Filmed and financed by the Emirati-owned company FilmGate Production, The Misfits refers to a thinly disguised Qatar-like nation as a place whose citizens support terrorist organisations and whose leaders finances global terrorism. This echoes accusations used by former blockading countries in 2017 to impose sanctions on Doha.

According to Al Jazeera, Jaber previously filed a lawsuit against his Emirati partner – Mansoor Al Dhaheri, founder and CEO of FilmGate Productions and AlKalema Productions – in a US court, following a disagreement over the content of the movie.

A leaked audio clip obtained by Al Jazeera showed Al Dhaheri offering the claimant large sums of money to drop the lawsuit.

Al Jazeera journalist Al-Meshal asked Al Dhaheri for a Skype interview during the show, receiving the response: “My brother, respected media personality Al Meshal, are you reaching out to me because I’m Emirati?”

Despite agreeing to be interviewed two days after the call, the Emirati producer stopped responding.

“I did not provide Al Jazeera with a single file, I only did the interview with the channel. Al Jazeera requested an interview, and I agreed to it. Why would I hide from an interview?” said Jaber, adding that Dhaheri barely showed up on set and that he worked with the Emirati Diwan.

Hasty amendments

According to a script seen by Al Jazeera, names of prominent figures such as Muslim scholar Sheikh Yousef Al Qaradawi emerged frequently in The Misfits, and in one instance, his image briefly appeared on screen. The movie attempted to falsely portray the renowned scholar as an instigator of violence.

In a leaked exchange, the Emirati producers reportedly asked the American production company to amend the script to include more political scenes.
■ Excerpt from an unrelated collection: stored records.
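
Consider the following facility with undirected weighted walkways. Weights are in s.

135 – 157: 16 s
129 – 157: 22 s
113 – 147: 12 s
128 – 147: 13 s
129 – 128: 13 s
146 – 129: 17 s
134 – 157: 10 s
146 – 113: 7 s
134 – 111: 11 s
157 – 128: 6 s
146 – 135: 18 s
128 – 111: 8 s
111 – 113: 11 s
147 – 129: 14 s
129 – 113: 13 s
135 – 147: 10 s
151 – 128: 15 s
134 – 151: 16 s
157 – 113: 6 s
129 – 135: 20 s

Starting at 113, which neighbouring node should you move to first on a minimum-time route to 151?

Candidate routes:
113 - 157 - 134 - 151: 6+10+16 = 32
113 - 157 - 128 - 151: 6+6+15 = 27
The minimum is 27 s via 113 - 157 - 128 - 151.
So from 113 the first move is to 157.

157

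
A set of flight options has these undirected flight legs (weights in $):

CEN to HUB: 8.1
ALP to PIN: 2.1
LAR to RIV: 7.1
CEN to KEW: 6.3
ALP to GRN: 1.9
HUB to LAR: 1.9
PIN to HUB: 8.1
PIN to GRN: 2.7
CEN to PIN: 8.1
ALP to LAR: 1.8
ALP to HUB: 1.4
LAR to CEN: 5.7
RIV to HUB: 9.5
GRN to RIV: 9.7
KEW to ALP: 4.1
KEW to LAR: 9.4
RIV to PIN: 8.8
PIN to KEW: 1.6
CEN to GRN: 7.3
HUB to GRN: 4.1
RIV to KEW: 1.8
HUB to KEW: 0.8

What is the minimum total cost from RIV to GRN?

$5.9

Settle nodes by increasing distance from RIV:
RIV: 0
KEW: 1.8  (via RIV)
HUB: 2.6  (via KEW)
PIN: 3.4  (via KEW)
ALP: 4  (via HUB)
LAR: 4.5  (via HUB)
GRN: 5.9  (via ALP)
Shortest route: RIV → KEW → HUB → ALP → GRN = $5.9.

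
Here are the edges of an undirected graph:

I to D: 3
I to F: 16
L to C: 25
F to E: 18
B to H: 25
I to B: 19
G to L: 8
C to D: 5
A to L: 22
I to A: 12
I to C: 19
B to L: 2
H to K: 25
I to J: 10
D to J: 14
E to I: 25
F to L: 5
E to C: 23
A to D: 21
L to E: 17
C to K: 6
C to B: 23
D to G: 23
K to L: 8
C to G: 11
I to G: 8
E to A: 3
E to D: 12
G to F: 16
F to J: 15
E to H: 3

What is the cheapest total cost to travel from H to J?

Running Dijkstra from H:
H: 0
E: 3  (via H)
A: 6  (via E)
D: 15  (via E)
I: 18  (via A)
C: 20  (via D)
L: 20  (via E)
F: 21  (via E)
B: 22  (via L)
K: 25  (via H)
G: 26  (via I)
J: 28  (via I)
Shortest route: H–E–A–I–J = 28.

28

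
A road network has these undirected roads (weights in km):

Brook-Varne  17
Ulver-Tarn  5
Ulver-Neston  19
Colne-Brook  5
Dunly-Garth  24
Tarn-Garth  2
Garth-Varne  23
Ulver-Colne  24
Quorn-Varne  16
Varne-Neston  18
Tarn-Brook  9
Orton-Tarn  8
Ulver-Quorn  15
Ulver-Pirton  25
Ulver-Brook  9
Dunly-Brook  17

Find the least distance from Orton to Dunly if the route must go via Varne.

67 km

Shortest Orton→Varne: Orton–Tarn–Garth–Varne = 33
Shortest Varne→Dunly: Varne–Brook–Dunly = 34
Total via Varne: 33 + 34 = 67 km.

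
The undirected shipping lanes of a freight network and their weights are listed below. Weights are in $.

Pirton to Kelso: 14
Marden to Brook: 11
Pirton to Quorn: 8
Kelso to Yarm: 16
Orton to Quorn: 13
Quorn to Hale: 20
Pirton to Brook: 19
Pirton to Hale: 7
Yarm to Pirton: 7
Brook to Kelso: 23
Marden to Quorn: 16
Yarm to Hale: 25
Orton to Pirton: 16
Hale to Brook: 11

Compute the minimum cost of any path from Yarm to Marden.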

The film was made throughout the 2017-21 Gulf crisis, which saw the UAE, Saudi Arabia, Bahrain and Egypt sever diplomatic ties with Qatar and impose an illegal air, land and sea blockade. Producers had to make hasty amendments earlier this year to keep up with political developments, including changing a featured map of Qatar to one of a fake country; ‘Jazeeristan’.

Al Jazeera’s investigation concluded that the film was in fact a UAE-backed campaign aimed at spreading anti-Qatar propaganda.

Despite the threats, Al-Meshal told Doha News: “Nevertheless, we at Al Jazeera and Ma Khafiya A’tham [the programme] continue to carry out our work with all professionalism and objectivity and we strive to provide the viewers with the truth while giving all parties the right to opinion, expression, and response.”